Mais ce n'est pas tout. Aujourd'hui, la Martinique est championne du monde du nombre de cancer de la prostate par habitant. Notre taux d'amputations sur pied diabétique est nettement plus élevé que partout ailleurs en France. On a des scores de prématurité beaucoup plus élevés que la moyenne nationale. Enfin, il y a un niveau de précarité des personnes âgées qui est scandaleux. Et je ne parle pas des troubles psychiatriques et des problèmes de drogue directement liés au niveau de chômage.
Quelles sont les raisons de ce marasme ?
Il y a d'abord un problème de financement de nos établissements publics. Nos hôpitaux sont en permanence déficitaires. Aujourd'hui, la dette du CHU de Fort-de-France est évaluée à 360 millions d'euros, dont 200 millions de dette structurelle et 160 de dette fournisseur. Dans ma discipline, une vis pédiculaire coûte deux fois plus cher qu'en métropole car il faut la faire venir depuis Paris alors qu'on pourrait l'acheter à Miami… Nos établissements n'ont aucune capacité d'autofinancement. Ils ne sont pas capables de gérer l'insécurité ou d'acquérir des outils d'innovation médicale. Ils ne sont pas non plus capables d'être attractifs puisque l'hôpital est miséreux.
Quid des effectifs ?
Il y a un déficit de ressources humaines soignantes, médicales et paramédicales. On manque cruellement de radiologues, de cancérologues, de radiothérapeutes, de cardiologues, d'anesthésistes-réanimateurs, de gastroentérologues, de réanimateurs néonataux et même de certaines spécialités chirurgicales ! Il y a un véritable problème de qualité de vie au travail des soignants. Nos personnels et nos étudiants partent massivement en métropole. 90 % de nos établissements en Martinique sont insalubres. Un seul bâtiment est neuf, il a été construit il y a quatre ans et il a fallu se battre avec l'État pour qu'il nous laisse emprunter l'argent.

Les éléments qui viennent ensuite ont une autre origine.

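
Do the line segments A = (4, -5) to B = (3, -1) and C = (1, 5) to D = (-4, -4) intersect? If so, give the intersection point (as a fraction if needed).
No (intersection of containing lines falls outside at least one segment)

Parametrize and solve: t = 77/29, s = -2/29. At least one of these is outside [0, 1], so the segments do not intersect.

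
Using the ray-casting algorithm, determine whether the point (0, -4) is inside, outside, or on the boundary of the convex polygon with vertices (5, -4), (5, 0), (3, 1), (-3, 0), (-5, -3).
The point (0, -4) lies strictly outside the polygon

Cast a horizontal ray to the right from the query point and count how many polygon edges it crosses (each edge strictly once or zero times, handled with the usual half-open convention). 
Parity of crossings → even ⇒ outside.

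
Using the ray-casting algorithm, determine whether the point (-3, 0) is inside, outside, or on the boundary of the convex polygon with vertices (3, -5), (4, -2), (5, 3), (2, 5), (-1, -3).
The point (-3, 0) lies strictly outside the polygon

Cast a horizontal ray to the right from the query point and count how many polygon edges it crosses (each edge strictly once or zero times, handled with the usual half-open convention). 
Parity of crossings → even ⇒ outside.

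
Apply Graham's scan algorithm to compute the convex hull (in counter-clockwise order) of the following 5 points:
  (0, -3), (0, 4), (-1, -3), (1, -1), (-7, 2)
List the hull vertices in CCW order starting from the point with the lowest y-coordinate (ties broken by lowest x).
Hull (CCW) = [(-1, -3), (0, -3), (1, -1), (0, 4), (-7, 2)]

Graham scan procedure:
  1. Find the pivot p₀ = point with lowest y (tie → lowest x): (-1, -3).
  2. Sort the remaining points by polar angle around p₀.
  3. Walk through sorted points, maintaining a stack; pop the top while the last three entries make a non-left turn (cross product ≤ 0).
  4. Final stack is the convex hull in CCW order: (-1, -3), (0, -3), (1, -1), (0, 4), (-7, 2).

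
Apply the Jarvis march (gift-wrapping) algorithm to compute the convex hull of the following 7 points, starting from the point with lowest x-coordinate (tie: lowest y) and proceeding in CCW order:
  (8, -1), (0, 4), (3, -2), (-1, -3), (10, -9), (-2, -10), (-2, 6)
Hull (CCW) = [(-2, -10), (10, -9), (8, -1), (-2, 6)]

Jarvis march: at each step, from the current hull vertex p, select the next vertex q as the point such that every other point lies strictly to the left of (or on) the directed line p → q. (Equivalently: for every other point r, the cross product (q − p) × (r − p) ≥ 0.)
Starting point (lowest x, tie lowest y): (-2, -10). Wrap until returning to start. Resulting hull: (-2, -10), (10, -9), (8, -1), (-2, 6).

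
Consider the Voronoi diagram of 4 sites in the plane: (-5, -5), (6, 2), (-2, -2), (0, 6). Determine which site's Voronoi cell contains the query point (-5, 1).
Nearest site = (-2, -2)

The Voronoi cell of site s contains exactly those query points closer to s than to any other site. Compute squared distances from q = (-5, 1) to each site:
  (-2 − -5)² + (-2 − 1)² = 18
  (-5 − -5)² + (-5 − 1)² = 36
  (0 − -5)² + (6 − 1)² = 50
  (6 − -5)² + (2 − 1)² = 122
Minimum is attained by (-2, -2), so q lies in its Voronoi cell.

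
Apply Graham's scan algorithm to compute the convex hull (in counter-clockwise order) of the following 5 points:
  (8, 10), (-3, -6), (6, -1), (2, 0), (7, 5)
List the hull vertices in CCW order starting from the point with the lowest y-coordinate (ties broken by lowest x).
Hull (CCW) = [(-3, -6), (6, -1), (8, 10)]

Graham scan procedure:
  1. Find the pivot p₀ = point with lowest y (tie → lowest x): (-3, -6).
  2. Sort the remaining points by polar angle around p₀.
  3. Walk through sorted points, maintaining a stack; pop the top while the last three entries make a non-left turn (cross product ≤ 0).
  4. Final stack is the convex hull in CCW order: (-3, -6), (6, -1), (8, 10).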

Aujourd'hui, au regard de la souffrance des Martiniquais sur les sujets sanitaires et médicaux, on peut se poser la question d'une citoyenneté à deux vitesses. Dans les Antilles, les malades sont pris en otage car ils ne peuvent pas aller se faire soigner ailleurs. Je réclame la justice sanitaire pour nos concitoyens martiniquais.

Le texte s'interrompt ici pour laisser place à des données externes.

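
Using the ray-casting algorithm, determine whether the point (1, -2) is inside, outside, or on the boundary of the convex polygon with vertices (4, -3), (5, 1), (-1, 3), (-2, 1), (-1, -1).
The point (1, -2) lies strictly outside the polygon

Cast a horizontal ray to the right from the query point and count how many polygon edges it crosses (each edge strictly once or zero times, handled with the usual half-open convention). 
Parity of crossings → even ⇒ outside.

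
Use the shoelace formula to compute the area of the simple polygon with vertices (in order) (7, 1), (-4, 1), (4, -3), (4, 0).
Area = 35/2

Shoelace formula: Area = (1/2) |Σ_i (x_i · y_{i+1} − x_{i+1} · y_i)| (indices mod n). Compute each cross term:
  (7)(1) − (-4)(1) = 11
  (-4)(-3) − (4)(1) = 8
  (4)(0) − (4)(-3) = 12
  (4)(1) − (7)(0) = 4
Sum = 35, so (signed) Area = 35/2 = 35/2, |Area| = 35/2.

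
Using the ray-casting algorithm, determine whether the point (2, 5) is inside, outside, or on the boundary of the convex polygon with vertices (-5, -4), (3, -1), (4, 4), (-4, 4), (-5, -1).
The point (2, 5) lies strictly outside the polygon

Cast a horizontal ray to the right from the query point and count how many polygon edges it crosses (each edge strictly once or zero times, handled with the usual half-open convention). 
Parity of crossings → even ⇒ outside.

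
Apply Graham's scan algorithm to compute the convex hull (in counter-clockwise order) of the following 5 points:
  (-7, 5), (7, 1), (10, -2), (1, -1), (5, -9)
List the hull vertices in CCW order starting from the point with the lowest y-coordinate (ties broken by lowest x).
Hull (CCW) = [(5, -9), (10, -2), (7, 1), (-7, 5)]

Graham scan procedure:
  1. Find the pivot p₀ = point with lowest y (tie → lowest x): (5, -9).
  2. Sort the remaining points by polar angle around p₀.
  3. Walk through sorted points, maintaining a stack; pop the top while the last three entries make a non-left turn (cross product ≤ 0).
  4. Final stack is the convex hull in CCW order: (5, -9), (10, -2), (7, 1), (-7, 5).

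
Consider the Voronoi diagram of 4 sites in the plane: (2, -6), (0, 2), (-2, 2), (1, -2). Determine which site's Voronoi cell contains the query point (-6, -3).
Nearest site = (-2, 2)

The Voronoi cell of site s contains exactly those query points closer to s than to any other site. Compute squared distances from q = (-6, -3) to each site:
  (-2 − -6)² + (2 − -3)² = 41
  (1 − -6)² + (-2 − -3)² = 50
  (0 − -6)² + (2 − -3)² = 61
  (2 − -6)² + (-6 − -3)² = 73
Minimum is attained by (-2, 2), so q lies in its Voronoi cell.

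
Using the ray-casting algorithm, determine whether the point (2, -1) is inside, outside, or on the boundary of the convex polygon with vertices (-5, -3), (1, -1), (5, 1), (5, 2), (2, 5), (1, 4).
The point (2, -1) lies strictly outside the polygon

Cast a horizontal ray to the right from the query point and count how many polygon edges it crosses (each edge strictly once or zero times, handled with the usual half-open convention). 
Parity of crossings → even ⇒ outside.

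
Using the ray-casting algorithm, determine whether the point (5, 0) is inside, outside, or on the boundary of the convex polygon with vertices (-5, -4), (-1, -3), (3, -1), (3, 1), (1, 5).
The point (5, 0) lies strictly outside the polygon

Cast a horizontal ray to the right from the query point and count how many polygon edges it crosses (each edge strictly once or zero times, handled with the usual half-open convention). 
Parity of crossings → even ⇒ outside.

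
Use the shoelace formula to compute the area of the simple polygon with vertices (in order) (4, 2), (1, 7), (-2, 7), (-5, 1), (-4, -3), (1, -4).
Area = 68

Shoelace formula: Area = (1/2) |Σ_i (x_i · y_{i+1} − x_{i+1} · y_i)| (indices mod n). Compute each cross term:
  (4)(7) − (1)(2) = 26
  (1)(7) − (-2)(7) = 21
  (-2)(1) − (-5)(7) = 33
  (-5)(-3) − (-4)(1) = 19
  (-4)(-4) − (1)(-3) = 19
  (1)(2) − (4)(-4) = 18
Sum = 136, so (signed) Area = 136/2 = 68, |Area| = 68.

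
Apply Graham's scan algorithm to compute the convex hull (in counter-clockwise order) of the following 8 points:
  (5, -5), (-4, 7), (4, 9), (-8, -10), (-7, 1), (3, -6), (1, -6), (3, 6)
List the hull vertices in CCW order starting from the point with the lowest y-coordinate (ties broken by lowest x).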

Le Ségur de la santé tente d'apporter des réponses aux problèmes que vous pointez. Qu'en pensez-vous ?
C'est de l'affichage ! Le Ségur a promis 448 millions d'euros à la Martinique. Mais nous avons déjà 360 millions d'euros de dette… C'est de la poudre aux yeux ! Quant aux revalorisations salariales, nos infirmières sont déjà payées 40 % plus cher qu'en métropole en raison de l'éloignement et cela ne les empêche pas de partir. Je ne crois pas que l'argent règle tout. Les infirmières resteront si on leur donne un projet, des responsabilités, des formations…
La France doit s'engager dans une réforme profonde de notre appareil sanitaire et médico-social. Il faut mettre en œuvre une politique de santé publique de prévention notamment sur le cancer, la prématurité, la maltraitance, les troubles psychiatriques, le diabète et l'hypertension. Ensuite, il y a une question de masse critique. Pour qu'un cardiologue pédiatre qui s'occupe d'enfants de moins de trois kilos puisse conserver ses compétences, il doit avoir un bassin de patients suffisant.
Que proposez-vous ?
Pour répondre à ce défi, il faut fédérer les trois départements de Guyane, Martinique et Guadeloupe. Cela veut dire qu'il faut une seule université et une seule agence régionale de santé qui puissent imposer une régulation harmonieuse de l'offre de soins sur le territoire des départements français d'Amérique. Malheureusement, le système de santé français fonctionne en silo et les problèmes qui existent partout sont exacerbés en Martinique.